You are currently looking at version 1.1 of this notebook. To download notebooks and datafiles, as well as get help on Jupyter notebooks in the Coursera platform, visit the Jupyter Notebook FAQ course resource.



In [1]:
import pandas as pd
import numpy as np
from scipy.stats import ttest_ind

Assignment 4 - Hypothesis Testing

This assignment requires more individual learning than previous assignments - you are encouraged to check out the pandas documentation to find functions or methods you might not have used yet, or ask questions on Stack Overflow and tag them as pandas and python related.

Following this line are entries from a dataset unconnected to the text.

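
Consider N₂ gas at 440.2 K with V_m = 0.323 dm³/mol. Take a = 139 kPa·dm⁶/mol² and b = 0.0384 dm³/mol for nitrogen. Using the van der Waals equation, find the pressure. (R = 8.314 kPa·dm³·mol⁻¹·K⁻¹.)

P = RT/(V_m − b) − a/V_m²
RT/(V_m − b) = (8.314)(440.2)/(0.323 − 0.0384) = 3659.8/0.28460 = 12859 kPa
a/V_m² = 139/(0.323)² = 1332.3 kPa
P = 12859 − 1332.3 = 11527 kPa

P ≈ 11527 kPa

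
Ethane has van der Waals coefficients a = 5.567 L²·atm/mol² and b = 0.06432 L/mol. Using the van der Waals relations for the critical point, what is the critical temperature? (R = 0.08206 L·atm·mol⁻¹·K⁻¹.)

For a van der Waals gas, T_c = 8a/(27Rb).
T_c = 8×5.567/(27×0.08206×0.06432) = 44.536/0.14251 = 312.5 K

T_c ≈ 312.5 K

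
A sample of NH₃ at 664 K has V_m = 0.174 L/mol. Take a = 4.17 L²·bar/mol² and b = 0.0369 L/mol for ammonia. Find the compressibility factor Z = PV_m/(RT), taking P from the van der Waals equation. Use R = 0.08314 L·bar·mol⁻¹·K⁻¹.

Z ≈ 0.8350

P = RT/(V_m − b) − a/V_m² = (0.08314)(664)/(0.174 − 0.0369) − 4.17/(0.174)²
  = 55.205/0.13710 − 137.73 = 402.66 − 137.73 = 264.93 bar
Z = PV_m/(RT) = (264.93)(0.174)/((0.08314)(664)) = 46.098/55.205 = 0.8350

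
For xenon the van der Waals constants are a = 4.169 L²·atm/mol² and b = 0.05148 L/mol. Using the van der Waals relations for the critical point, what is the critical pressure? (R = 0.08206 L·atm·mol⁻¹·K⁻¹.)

P_c ≈ 58.26 atm

For a van der Waals gas, P_c = a/(27b²).
P_c = 4.169/(27×(0.05148)²) = 4.169/0.071555 = 58.26 atm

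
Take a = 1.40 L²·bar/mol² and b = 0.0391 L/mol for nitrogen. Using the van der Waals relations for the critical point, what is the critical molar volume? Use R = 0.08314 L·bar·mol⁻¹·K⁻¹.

V_m,c ≈ 0.1173 L/mol

For a van der Waals gas, V_m,c = 3b.
V_m,c = 3×0.0391 = 0.1173 L/mol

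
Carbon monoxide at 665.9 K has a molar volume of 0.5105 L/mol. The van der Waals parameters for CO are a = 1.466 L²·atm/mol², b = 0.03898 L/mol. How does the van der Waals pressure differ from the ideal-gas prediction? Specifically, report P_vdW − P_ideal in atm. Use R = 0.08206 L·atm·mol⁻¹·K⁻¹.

ΔP ≈ 3.22 atm

Ideal: P_ideal = RT/V_m = (0.08206)(665.9)/0.5105 = 107.040 atm
vdW: P = RT/(V_m − b) − a/V_m² = 54.6438/0.471520 − 1.466/0.260610 = 115.889 − 5.62526 = 110.264 atm
ΔP = 110.264 − 107.040 = 3.22 atm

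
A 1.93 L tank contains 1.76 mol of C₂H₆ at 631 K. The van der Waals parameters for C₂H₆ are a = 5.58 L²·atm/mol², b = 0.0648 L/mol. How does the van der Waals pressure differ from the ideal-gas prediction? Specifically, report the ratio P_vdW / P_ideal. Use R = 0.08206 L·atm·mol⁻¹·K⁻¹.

P_vdW / P_ideal ≈ 0.9645

Ideal: P_ideal = nRT/V = (1.76)(0.08206)(631)/1.93 = 47.2189 atm
vdW: P = nRT/(V − nb) − a n²/V² = 91.1326/1.81595 − 17.2846/3.72490 = 50.1845 − 4.64029 = 45.5442 atm
Ratio = 45.5442/47.2189 = 0.9645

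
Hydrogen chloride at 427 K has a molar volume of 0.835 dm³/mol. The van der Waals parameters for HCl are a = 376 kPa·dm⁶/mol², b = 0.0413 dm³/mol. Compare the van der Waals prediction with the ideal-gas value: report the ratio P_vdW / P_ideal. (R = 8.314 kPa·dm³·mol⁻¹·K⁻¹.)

P_vdW / P_ideal ≈ 0.9252

Ideal: P_ideal = RT/V_m = (8.314)(427)/0.835 = 4251.59 kPa
vdW: P = RT/(V_m − b) − a/V_m² = 3550.08/0.793700 − 376/0.697225 = 4472.82 − 539.281 = 3933.54 kPa
Ratio = 3933.54/4251.59 = 0.9252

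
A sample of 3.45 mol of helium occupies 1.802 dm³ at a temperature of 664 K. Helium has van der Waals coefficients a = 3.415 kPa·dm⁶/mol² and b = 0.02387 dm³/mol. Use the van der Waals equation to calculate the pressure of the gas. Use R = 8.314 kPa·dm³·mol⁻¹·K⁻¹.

P ≈ 11063 kPa

P = nRT/(V − nb) − a n²/V²
nRT/(V − nb) = (3.45)(8.314)(664)/(1.802 − 3.45×0.02387) = 19046/1.7196 = 11076 kPa
a n²/V² = (3.415)(3.45)²/(1.802)² = 12.518 kPa
P = 11076 − 12.518 = 11063 kPa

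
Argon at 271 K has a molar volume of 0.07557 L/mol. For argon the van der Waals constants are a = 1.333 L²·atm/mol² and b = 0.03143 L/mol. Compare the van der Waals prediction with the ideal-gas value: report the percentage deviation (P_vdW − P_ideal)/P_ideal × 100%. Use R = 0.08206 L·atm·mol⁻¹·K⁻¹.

-8.11 %

Ideal: P_ideal = RT/V_m = (0.08206)(271)/0.07557 = 294.274 atm
vdW: P = RT/(V_m − b) − a/V_m² = 22.2383/0.0441400 − 1.333/0.00571082 = 503.813 − 233.417 = 270.396 atm
% deviation = (270.396 − 294.274)/294.274 × 100% = -8.11%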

And of course, the discussion forums are open for interaction with your peers and the course staff.

Definitions:

  • A quarter is a specific three month period, Q1 is January through March, Q2 is April through June, Q3 is July through September, Q4 is October through December.
  • A recession is defined as starting with two consecutive quarters of GDP decline, and ending with two consecutive quarters of GDP growth.
  • A recession bottom is the quarter within a recession which had the lowest GDP.
  • A university town is a city which has a high percentage of university students compared to the total population of the city.

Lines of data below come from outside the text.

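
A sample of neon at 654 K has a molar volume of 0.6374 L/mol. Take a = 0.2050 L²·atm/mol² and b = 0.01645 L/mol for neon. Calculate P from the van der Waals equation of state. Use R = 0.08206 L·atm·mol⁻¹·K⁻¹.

P ≈ 85.92 atm

P = RT/(V_m − b) − a/V_m²
RT/(V_m − b) = (0.08206)(654)/(0.6374 − 0.01645) = 53.667/0.62095 = 86.427 atm
a/V_m² = 0.2050/(0.6374)² = 0.50458 atm
P = 86.427 − 0.50458 = 85.92 atm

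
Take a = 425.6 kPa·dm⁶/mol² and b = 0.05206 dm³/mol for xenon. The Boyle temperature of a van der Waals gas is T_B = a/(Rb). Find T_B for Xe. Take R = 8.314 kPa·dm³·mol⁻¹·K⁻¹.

For a van der Waals gas the second virial coefficient B₂ = b − a/(RT) vanishes at T_B = a/(Rb).
T_B = 425.6/(8.314×0.05206) = 425.6/0.43283 = 983.3 K

T_B ≈ 983.3 K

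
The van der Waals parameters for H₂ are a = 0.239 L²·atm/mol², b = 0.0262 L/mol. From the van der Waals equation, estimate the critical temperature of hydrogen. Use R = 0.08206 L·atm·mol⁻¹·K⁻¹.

For a van der Waals gas, T_c = 8a/(27Rb).
T_c = 8×0.239/(27×0.08206×0.0262) = 1.9120/0.058049 = 32.94 K

T_c ≈ 32.94 K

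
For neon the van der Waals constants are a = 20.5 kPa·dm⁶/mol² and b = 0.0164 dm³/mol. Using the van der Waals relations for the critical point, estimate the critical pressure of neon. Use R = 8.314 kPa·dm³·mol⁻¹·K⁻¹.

For a van der Waals gas, P_c = a/(27b²).
P_c = 20.5/(27×(0.0164)²) = 20.5/0.0072619 = 2823 kPa

P_c ≈ 2823 kPa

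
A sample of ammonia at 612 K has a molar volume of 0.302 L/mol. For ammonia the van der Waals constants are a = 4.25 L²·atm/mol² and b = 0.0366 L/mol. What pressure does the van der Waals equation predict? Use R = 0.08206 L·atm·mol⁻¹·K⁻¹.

P = RT/(V_m − b) − a/V_m²
RT/(V_m − b) = (0.08206)(612)/(0.302 − 0.0366) = 50.221/0.26540 = 189.23 atm
a/V_m² = 4.25/(0.302)² = 46.599 atm
P = 189.23 − 46.599 = 142.6 atm

P ≈ 142.6 atm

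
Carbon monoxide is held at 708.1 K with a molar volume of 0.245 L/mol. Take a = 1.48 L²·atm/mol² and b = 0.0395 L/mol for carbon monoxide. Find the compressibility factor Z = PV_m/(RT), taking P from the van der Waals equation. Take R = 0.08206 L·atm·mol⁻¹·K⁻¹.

Z ≈ 1.088

P = RT/(V_m − b) − a/V_m² = (0.08206)(708.1)/(0.245 − 0.0395) − 1.48/(0.245)²
  = 58.107/0.20550 − 24.656 = 282.76 − 24.656 = 258.10 atm
Z = PV_m/(RT) = (258.10)(0.245)/((0.08206)(708.1)) = 63.235/58.107 = 1.088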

Hypothesis: University towns have their mean housing prices less effected by recessions. Run a t-test to compare the ratio of the mean price of houses in university towns the quarter before the recession starts compared to the recession bottom. (price_ratio=quarter_before_recession/recession_bottom)

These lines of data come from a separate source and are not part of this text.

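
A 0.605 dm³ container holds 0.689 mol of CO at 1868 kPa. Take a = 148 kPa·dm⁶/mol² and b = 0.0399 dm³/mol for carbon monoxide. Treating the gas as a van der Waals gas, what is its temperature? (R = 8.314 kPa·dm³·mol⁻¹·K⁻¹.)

T ≈ 207.7 K

T = (P + a n²/V²)(V − nb)/(nR)
P + a n²/V² = 1868 + (148)(0.689)²/(0.605)² = 2060.0 kPa
V − nb = 0.605 − (0.689)(0.0399) = 0.57751 dm³
T = (2060.0)(0.57751)/((0.689)(8.314)) = 207.7 K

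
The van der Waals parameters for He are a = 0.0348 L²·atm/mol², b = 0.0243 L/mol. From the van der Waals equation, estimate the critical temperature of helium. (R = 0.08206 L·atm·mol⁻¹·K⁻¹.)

For a van der Waals gas, T_c = 8a/(27Rb).
T_c = 8×0.0348/(27×0.08206×0.0243) = 0.27840/0.053840 = 5.171 K

T_c ≈ 5.171 K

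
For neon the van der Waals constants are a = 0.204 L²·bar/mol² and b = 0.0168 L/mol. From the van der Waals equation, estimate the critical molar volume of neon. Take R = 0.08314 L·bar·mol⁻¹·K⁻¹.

For a van der Waals gas, V_m,c = 3b.
V_m,c = 3×0.0168 = 0.05040 L/mol

V_m,c ≈ 0.05040 L/mol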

The following data files are available for this assignment:

  • From the Zillow research data site there is housing data for the United States. In particular the datafile for all homes at a city level, City_Zhvi_AllHomes.csv, has median home sale prices at a fine grained level.
  • From the Wikipedia page on college towns is a list of university towns in the United States which has been copy and pasted into the file university_towns.txt.
  • From Bureau of Economic Analysis, US Department of Commerce, the GDP over time of the United States in current dollars (use the chained value in 2009 dollars), in quarterly intervals, in the file gdplev.xls. For this assignment, only look at GDP data from the first quarter of 2000 onward.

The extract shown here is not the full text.